HI I have a problem.

I have a NAS that have a mail folder to store Devices' configuration file.
Each device will have a separate directory to its configuration.
A configuration commit in the device will automatically save a new copy in own folder and each day a copy will automatically generate at specific time, for example, 12:00am.

I want to use splunk to figure out change of the configuration

I could use diff and head to pull out last 5 configuration and diff on it.
but boss want to add an additional comparison whcih compare to the last file one day ago.

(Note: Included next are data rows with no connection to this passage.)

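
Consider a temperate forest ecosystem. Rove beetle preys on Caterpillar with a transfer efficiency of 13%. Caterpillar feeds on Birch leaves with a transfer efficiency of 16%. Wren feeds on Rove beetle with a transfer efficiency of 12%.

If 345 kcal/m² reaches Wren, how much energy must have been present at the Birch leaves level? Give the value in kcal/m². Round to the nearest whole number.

138221 kcal/m²

Cumulative transfer efficiency: 0.16 × 0.13 × 0.12 = 0.002496
Birch leaves energy = 345 / 0.002496 = 138221 kcal/m²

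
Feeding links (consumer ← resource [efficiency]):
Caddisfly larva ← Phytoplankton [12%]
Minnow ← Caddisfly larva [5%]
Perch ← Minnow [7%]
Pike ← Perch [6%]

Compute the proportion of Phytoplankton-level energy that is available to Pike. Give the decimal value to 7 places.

Product of link efficiencies: 0.12 × 0.05 × 0.07 × 0.06 = 0.0000252

0.0000252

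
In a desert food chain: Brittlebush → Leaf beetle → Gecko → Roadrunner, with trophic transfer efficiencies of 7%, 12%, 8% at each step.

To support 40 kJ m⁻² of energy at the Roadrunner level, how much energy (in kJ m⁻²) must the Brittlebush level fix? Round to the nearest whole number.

59524 kJ m⁻²

Cumulative transfer efficiency: 0.07 × 0.12 × 0.08 = 0.000672
Brittlebush energy = 40 / 0.000672 = 59524 kJ m⁻²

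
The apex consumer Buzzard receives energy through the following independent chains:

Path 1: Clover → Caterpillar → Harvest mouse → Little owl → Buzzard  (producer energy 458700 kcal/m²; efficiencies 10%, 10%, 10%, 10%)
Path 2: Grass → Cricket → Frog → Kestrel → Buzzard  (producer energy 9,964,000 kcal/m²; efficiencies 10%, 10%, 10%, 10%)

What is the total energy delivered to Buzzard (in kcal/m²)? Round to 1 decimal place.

1042.3 kcal/m²

Path 1: 458700 × 0.1 × 0.1 × 0.1 × 0.1 = 45.87 kcal/m²
Path 2: 9964000 × 0.1 × 0.1 × 0.1 × 0.1 = 996.4 kcal/m²
Total at Buzzard: 45.87 + 996.4 = 1042.27 kcal/m²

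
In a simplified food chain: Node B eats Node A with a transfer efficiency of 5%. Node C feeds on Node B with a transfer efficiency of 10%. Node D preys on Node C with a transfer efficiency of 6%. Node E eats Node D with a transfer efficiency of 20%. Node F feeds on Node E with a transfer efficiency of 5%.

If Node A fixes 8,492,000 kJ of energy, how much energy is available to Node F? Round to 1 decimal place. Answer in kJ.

Node B: 8492000 × 0.05 = 424600 kJ
Node C: 424600 × 0.1 = 42460 kJ
Node D: 42460 × 0.06 = 2547.6 kJ
Node E: 2547.6 × 0.2 = 509.52 kJ
Node F: 509.52 × 0.05 = 25.476 kJ

25.5 kJ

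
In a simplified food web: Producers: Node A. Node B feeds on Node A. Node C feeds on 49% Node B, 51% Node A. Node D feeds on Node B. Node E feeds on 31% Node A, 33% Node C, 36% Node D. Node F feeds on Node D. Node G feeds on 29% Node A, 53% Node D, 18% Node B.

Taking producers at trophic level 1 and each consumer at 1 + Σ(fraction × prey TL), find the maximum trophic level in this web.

4

Node B: 1 + 1 = 2
Node C: 1 + (0.49×2 + 0.51×1) = 2.49
Node D: 1 + 2 = 3
Node E: 1 + (0.31×1 + 0.33×2.49 + 0.36×3) = 3.2117
Node F: 1 + 3 = 4
Node G: 1 + (0.29×1 + 0.53×3 + 0.18×2) = 3.24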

sourcetype="deviceconfig" host="switch1" latest_time=now | head 5 | diff position1=1 position2=2 
| append [ search sourcetype="deviceconfig" host="switch1" latest_time=now | head 5 | diff position1=2 position2=3 ] 
| append [ search sourcetype="deviceconfig" host="switch1" latest_time=now | head 5 | diff position1=3 position2=4 ] 
| append [ search sourcetype="deviceconfig" host="switch1" latest_time=now | head 5 | diff position1=4 position2=5 ] 
| rex  "@@\s*(?<para1> [+-]?\d*,\d*\s*[+-]?\d*,\d*)\s*@@" max_match=50 | rex max_match=100 "(?<para2>\n[+-][ a-zA-Z0-9].*)" | rex "hostname\s*(?<host_name>\w*)" 
| eval count=mvcount(para1)|table _time host count para2 

Do anyone know how I could check against the configuration file one day ago ?
Or I should say How I can find the last event one day ago?